Metastasis is one of the great unsolved riddles of cancer research, and I think science like this that helps us understand the cellular basis of that process is really, really key, and is a good example of why basic research is what really moves the needle, in my opinion, for cancer patients over the long term.
And this is why I’ve been such a fierce defender of the RPG pool my entire time, because it produces great basic science like this, and I believe someday we’re going to be able to prevent metastasis because of studies in this vein.
“Battalions of sorrows”
So, let me close now. I really won’t sugarcoat our present circumstances. This epidemic is bad, and it’s going to continue to be bad for a while, especially the next few weeks. This period of waiting for some normalcy to return has made me think a lot about what it was like when I was a leukemia doctor.
In leukemia, in acute leukemia, you give patients a big bolus of chemotherapy, and then you wait four to six weeks for them to recover their bone marrow and go home. And induction chemotherapy, as many of you know, involves a lot of waiting and a lot of anxiety, hoping for a return to a more normal time.
And this period now reminds me a lot of waiting for bone marrow to return and the inpatient service while we’re waiting for this pandemic to abate. And in particular, I’ve been thinking about a former patient from that time. He was an English professor who taught undergrads English literature, and he’d gotten his induction chemotherapy, and was waiting in that hospital for his bone marrow to recover, so he could go home.
Now, a little-known fact is that I was an English major for about a month, as an undergraduate, before I realized how much writing an English major entails, and then I switched to become a math major. But I’ve always loved literature, and I’ve always taken the chance to learn from my patients. So, when I would come in every morning with my huge team of residents, medical students and pharmacists to round on this patient, we would always ask him for some great thought from English literature to summarize his day.
This guy had an amazing memory, and he never disappointed in producing these sonnets and couplets on the spur of the moment, always with something that fit the mood of the day. And it kind of became a fifth vital sign. We’d have his blood pressure and his heart rate, and his thought for the day from classical literature, and we could tell when he was doing better or worse based on what he said that day.
And one morning, on a bad day at the nadir of his chemotherapy, right after he’d received several pieces of bad news, he gave us a little known quote from Hamlet: “When sorrows come, they come not single spies, but in battalions.”
And I’ve been thinking about that a lot lately.

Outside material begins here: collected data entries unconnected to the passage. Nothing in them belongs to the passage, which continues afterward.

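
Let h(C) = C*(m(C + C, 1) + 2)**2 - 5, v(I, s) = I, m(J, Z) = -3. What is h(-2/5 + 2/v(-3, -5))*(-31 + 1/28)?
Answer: 3757/20 ≈ 187.85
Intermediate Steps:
h(C) = -5 + C (h(C) = C*(-3 + 2)**2 - 5 = C*(-1)**2 - 5 = C*1 - 5 = C - 5 = -5 + C)
h(-2/5 + 2/v(-3, -5))*(-31 + 1/28) = (-5 + (-2/5 + 2/(-3)))*(-31 + 1/28) = (-5 + (-2*1/5 + 2*(-1/3)))*(-31 + 1/28) = (-5 + (-2/5 - 2/3))*(-867/28) = (-5 - 16/15)*(-867/28) = -91/15*(-867/28) = 3757/20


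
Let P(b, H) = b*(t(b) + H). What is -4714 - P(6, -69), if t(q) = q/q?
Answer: -4306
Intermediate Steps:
t(q) = 1
P(b, H) = b*(1 + H)
-4714 - P(6, -69) = -4714 - 6*(1 - 69) = -4714 - 6*(-68) = -4714 - 1*(-408) = -4714 + 408 = -4306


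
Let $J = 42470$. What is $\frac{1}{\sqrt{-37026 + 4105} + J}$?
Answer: $\frac{42470}{1803733821} - \frac{i \sqrt{32921}}{1803733821} \approx 2.3546 \cdot 10^{-5} - 1.0059 \cdot 10^{-7} i$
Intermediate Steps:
$\frac{1}{\sqrt{-37026 + 4105} + J} = \frac{1}{\sqrt{-37026 + 4105} + 42470} = \frac{1}{\sqrt{-32921} + 42470} = \frac{1}{i \sqrt{32921} + 42470} = \frac{1}{42470 + i \sqrt{32921}}$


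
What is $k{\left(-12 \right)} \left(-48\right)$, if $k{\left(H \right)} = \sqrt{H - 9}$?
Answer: $- 48 i \sqrt{21} \approx - 219.96 i$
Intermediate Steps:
$k{\left(H \right)} = \sqrt{-9 + H}$
$k{\left(-12 \right)} \left(-48\right) = \sqrt{-9 - 12} \left(-48\right) = \sqrt{-21} \left(-48\right) = i \sqrt{21} \left(-48\right) = - 48 i \sqrt{21}$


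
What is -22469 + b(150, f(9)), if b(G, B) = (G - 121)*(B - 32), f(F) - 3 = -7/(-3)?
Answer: -69727/3 ≈ -23242.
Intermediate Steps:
f(F) = 16/3 (f(F) = 3 - 7/(-3) = 3 - 7*(-⅓) = 3 + 7/3 = 16/3)
b(G, B) = (-121 + G)*(-32 + B)
-22469 + b(150, f(9)) = -22469 + (3872 - 121*16/3 - 32*150 + (16/3)*150) = -22469 + (3872 - 1936/3 - 4800 + 800) = -22469 - 2320/3 = -69727/3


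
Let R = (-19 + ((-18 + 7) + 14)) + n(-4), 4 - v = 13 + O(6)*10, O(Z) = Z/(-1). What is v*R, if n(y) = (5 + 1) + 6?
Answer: -204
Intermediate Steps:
n(y) = 12 (n(y) = 6 + 6 = 12)
O(Z) = -Z (O(Z) = Z*(-1) = -Z)
v = 51 (v = 4 - (13 - 1*6*10) = 4 - (13 - 6*10) = 4 - (13 - 60) = 4 - 1*(-47) = 4 + 47 = 51)
R = -4 (R = (-19 + ((-18 + 7) + 14)) + 12 = (-19 + (-11 + 14)) + 12 = (-19 + 3) + 12 = -16 + 12 = -4)
v*R = 51*(-4) = -204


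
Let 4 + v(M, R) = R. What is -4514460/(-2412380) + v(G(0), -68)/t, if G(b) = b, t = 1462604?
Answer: 82533669531/44104457969 ≈ 1.8713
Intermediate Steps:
v(M, R) = -4 + R
-4514460/(-2412380) + v(G(0), -68)/t = -4514460/(-2412380) + (-4 - 68)/1462604 = -4514460*(-1/2412380) - 72*1/1462604 = 225723/120619 - 18/365651 = 82533669531/44104457969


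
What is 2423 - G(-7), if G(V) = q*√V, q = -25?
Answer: 2423 + 25*I*√7 ≈ 2423.0 + 66.144*I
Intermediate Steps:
G(V) = -25*√V
2423 - G(-7) = 2423 - (-25)*√(-7) = 2423 - (-25)*I*√7 = 2423 + 25*I*√7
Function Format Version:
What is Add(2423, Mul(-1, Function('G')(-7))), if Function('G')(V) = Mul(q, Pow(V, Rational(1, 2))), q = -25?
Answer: Add(2423, Mul(25, I, Pow(7, Rational(1, 2)))) ≈ Add(2423.0, Mul(66.144, I))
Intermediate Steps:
Function('G')(V) = Mul(-25, Pow(V, Rational(1, 2)))
Add(2423, Mul(-1, Function('G')(-7))) = Add(2423, Mul(-1, Mul(-25, Pow(-7, Rational(1, 2))))) = Add(2423, Mul(-1, Mul(-25, Mul(I, Pow(7, Rational(1, 2)))))) = Add(2423, Mul(-1, Mul(-25, I, Pow(7, Rational(1, 2))))) = Add(2423, Mul(25, I, Pow(7, Rational(1, 2))))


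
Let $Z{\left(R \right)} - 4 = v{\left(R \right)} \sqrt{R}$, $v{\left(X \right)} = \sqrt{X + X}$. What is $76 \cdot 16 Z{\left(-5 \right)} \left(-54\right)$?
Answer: $-262656 + 328320 \sqrt{2} \approx 2.0166 \cdot 10^{5}$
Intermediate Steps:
$v{\left(X \right)} = \sqrt{2} \sqrt{X}$ ($v{\left(X \right)} = \sqrt{2 X} = \sqrt{2} \sqrt{X}$)
$Z{\left(R \right)} = 4 + R \sqrt{2}$ ($Z{\left(R \right)} = 4 + \sqrt{2} \sqrt{R} \sqrt{R} = 4 + R \sqrt{2}$)
$76 \cdot 16 Z{\left(-5 \right)} \left(-54\right) = 76 \cdot 16 \left(4 - 5 \sqrt{2}\right) \left(-54\right) = 76 \left(64 - 80 \sqrt{2}\right) \left(-54\right) = \left(4864 - 6080 \sqrt{2}\right) \left(-54\right) = -262656 + 328320 \sqrt{2}$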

I see these stories about ICUs full of patients in New York, and I imagine what it’s like to work in that situation, and I just can think of nothing but battalions of sorrows.
But I’m here to tell you we’ll get through this, just like my team and I got that guy through his induction chemotherapy—he went home in remission, back to a more normal life. And this is going to be a tough period for the NCI, for cancer research, but it will come to an end.
And I want to thank everyone again for their time and for what each of you are doing at your own institutions to address this pandemic, in the tragedy of the current set of circumstances, but also to continue to make progress against cancer, an ancient and terrible disease that causes immense human suffering in its own right.